Programda konuşan Bolu Valisi Erkan Kılıç ise Bolu olarak çok anlı ve güzel bir gün yaşadıklarını dile getirerek, “Kuzey Kıbrıs Cumhurbaşkanımız ve Kamu Başdenetçimizi ilimizde ağırlamaktan onur duyuyoruz. Bolu’nun Kıbrıs’la ilgili olarak önemli bir bağlantısı var. Kıbrıs Harekâtının Bolu’da bulunan Komando tugayımız çok önemli bir görev üstlenmiş buradan Kıbrıs Harekâtına katılarak orada çok önemli görevler icra etmiş, şehitler vermiş gaziler vermiş.” Dedi. Ombudsmanlık Kurumunun önemli bir kurum olduğunun altını çizen Vali Erkan Kılıç, “İdarenin eylem ve işlemlerinin denetlenmesi demokrasinin, insan haklarının olmazsa olmazıdır. Keyfi yönetimden denetlenebilir ve kontrol edilebilir yönetim yönetimin temel prensiplerindendir. Dolayısıyla idarenin almış olduğu kararların denetlenmesi, iş ve işlemlerinin kontrol edilmesi son derece önemlidir. Vatandaşlar yargıya başvurabilecekleri gibi bunun yanında Ombudsmanlık Kurumu aracılığıyla çok kolay bir şekilde kamunun iş ve işlemlerindeki eksiklikler veya kötü yönetimden kaynaklanan durumlarda yargıya başvurmadan önce çok önemli bir başvuru yolu olarak Kamu Denetçiliği Kurumuna çok basit bir şekilde şikâyetlerini aktarabilmekte ve bu sorunları dostane bir şekilde çözülme imkânı Anayasamızda ve mevzuatımızda yerleşmiş.” dedi.

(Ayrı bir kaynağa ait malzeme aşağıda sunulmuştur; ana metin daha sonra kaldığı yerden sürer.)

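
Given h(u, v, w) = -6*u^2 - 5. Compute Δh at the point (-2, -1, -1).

-12

∂²h/∂u² = -12
∂²h/∂v² = 0
∂²h/∂w² = 0
∇²h = -12
At (-2, -1, -1): -12.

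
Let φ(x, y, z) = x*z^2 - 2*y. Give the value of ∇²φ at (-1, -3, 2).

∂²φ/∂x² = 0
∂²φ/∂y² = 0
∂²φ/∂z² = 2*x
∇²φ = 2*x
At (-1, -3, 2): -2.

-2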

ALİŞARLI: ÜNİVERSİTEMİZDE OMBUDSMANLIK TOPLULUĞUMUZ VAR

BAİBÜ Üniversitesi Rektörü Prof. Dr. Mustafa Alişarlı ise, Bolu Abant İzzet Baysal Üniversitesinde 84 Öğrenci topluluğundan birinin de ombudsmanlık topluluğu olduğuna vurgu yaparak, “Bizim topluluklarımız yılda eğer iki faaliyet göstermezse onu belgeleyemezse o topluluğun faaliyetlerinin geçici olarak durduruyoruz. Toplantıya gelmeden evvel bunları biraz sorguladık. Üniversitemiz de topluluğumuzun durumu nedir, üniversitemizden kaç kişi bize ombudsmanımızdan şikâyet etmişler diye baktık. Onun haricinde yedi tane şikâyetimiz olmuş üniversiteden. Bunlardan iki tanesini haksız bulmuşuz, diğer beş tanesini haklı görmüşüz, bir tanesini de ilahi mahkemenin çözeceği bir yol olduğu için de ilahi mahkeme marifetiyle hallolmuş. Bu hak arayışlarında adalet bakanlığımıza bağlı birçok birim var. Kıymetli vatandaşlarımız sorunu orayla çözmeye başlıyorlardır. Olmazsa Anayasa Mahkemesi’ne başvuruyorlardı, olmazsa belki İnsan Hakları Mahkemesi’ne kadar gidebiliyorlardı. Tüm bunlarda işleyişin daha da hızlandırılması, daha hassas davranılması, şefkatle artık bir Ombudsmanlık Kurumumuz var. 2012 yılında kurulmuş bu zamana dek 200 bin üzerinde şikâyet değerlendirilmiş. Nerdeyse yıllık ilk açıldığında 10 binler civarındaydı ama sonra 20 binleri aşan şikâyetler çok hızlı bir şekilde cevap vermiş. Çok önemli bir sorun üstlenmiş, çok önemli konularımızdan bir tanesi.” dedi.